Did you know DNA can influence how much insulin is released into your blood?
From pig pancreases to bacteria that make human proteins: Insulin and the risk of type 2 diabetes
In 1923, the first commercially-produced insulin became available. Trains would bring containers packed with cow (and later pig) pancreases to Indianapolis. Here, Eli Lilly (the first company to mass produce insulin), processed more than two tons of pancreases to produce a mere 8-ounce vial of insulin. This is how life-saving insulin was predominantly produced for many years, until the first synthetic ‘human’ insulin became available in 1982. The discovery and mass production of insulin changed diabetes from a death sentence to a condition with very little effect on life expectancy.
Diabetes is a disease characterized by reduced insulin production and/or a reduced response to insulin. Our bodies are like machines, they run on food for fuel. When we mow down a lasagna, the meat, cheese and the pasta noodles are broken down into proteins, fats and sugars, all components that can be used to generate energy. Some of it is used immediately, but the bulk is stored in our tissues. Insulin is the key hormone for storing sugars for later use (in the form of glycogen).
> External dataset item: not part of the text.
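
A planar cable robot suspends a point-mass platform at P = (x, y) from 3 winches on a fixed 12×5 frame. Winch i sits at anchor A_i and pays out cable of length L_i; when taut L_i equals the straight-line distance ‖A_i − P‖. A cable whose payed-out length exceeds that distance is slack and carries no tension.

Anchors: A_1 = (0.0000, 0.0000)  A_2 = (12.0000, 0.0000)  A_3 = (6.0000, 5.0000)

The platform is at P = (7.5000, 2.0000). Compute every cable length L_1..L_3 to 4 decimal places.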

Making a hormone from scratch takes a considerable amount of time. Hence, insulin is made ahead of time and stored in the pancreas until required. Glucose (the primary sugar found in our blood) stimulates the release of insulin, which then signals for glucose to be taken up into muscle, liver and fat cells.
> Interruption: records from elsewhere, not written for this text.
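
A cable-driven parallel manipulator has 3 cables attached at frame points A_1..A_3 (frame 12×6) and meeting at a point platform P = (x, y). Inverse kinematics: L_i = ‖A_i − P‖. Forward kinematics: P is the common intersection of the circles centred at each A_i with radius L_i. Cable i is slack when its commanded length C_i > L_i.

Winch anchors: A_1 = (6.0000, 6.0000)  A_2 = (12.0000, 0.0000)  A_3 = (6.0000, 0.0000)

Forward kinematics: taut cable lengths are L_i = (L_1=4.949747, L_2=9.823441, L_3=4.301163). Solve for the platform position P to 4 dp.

expand ‖A_i−P‖²=L_i² and subtract eq 1 (k_i ≔ ‖A_i‖²−L_i²)
k_1 = 36.0000+36.0000−24.5000 = 47.5000
eq1−eq2 → [-12.0000  12.0000]·P = 0.0000
eq1−eq3 → [0.0000  12.0000]·P = 30.0000
2×2 solve → P = (2.5000, 2.5000)

(2.5000, 2.5000)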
However, if not enough insulin is produced and/or released from the beta cells in the pancreas, or the body doesn’t respond to the available insulin, the risk of diabetes is significantly increased. Type 1 diabetes is a rare disorder that occurs when the body can’t produce its own insulin. Type 2 diabetes is a lot more common, and although many type 2 diabetics can produce insulin, their cells become resistant to the signals of the insulin molecule.
Type 2 diabetes has a strong genetic component. To date the TCF7L2 gene is one of the best predictors of type 2 diabetes risk. The TCF7L2 protein turns on several other genes, some of which have a role in insulin secretion. The rs7903146 and rs12255372 variants of TCF7L2 gene are linked to elevated type 2 diabetes risk. People who inherit the rs7903146 version make five times more TCF7L2 protein, and are at much higher risk of developing diabetes. In the presence of glucose, they only release half as much insulin compared to people with the normal version of the gene. Adding insult to injury these individuals also have reduced levels of the incretins that also participate in lowering blood sugar levels.
The HNF4A protein also turns on other genes in our body, including ones involved in insulin production. The rs1800961 version of HNF4A lowers protein activity, and is also linked to an increased risk of type 2 diabetes.
The availability of artificial insulin has allowed us to leave behind the days where a minimalist diet was the only way to prolong the life of a diabetic. But unfortunately it is far from a cure. Maybe one day we will have a cure, if scientists can devise a way to create beta cells to produce insulin, just like the normal beta cells in a healthy individual.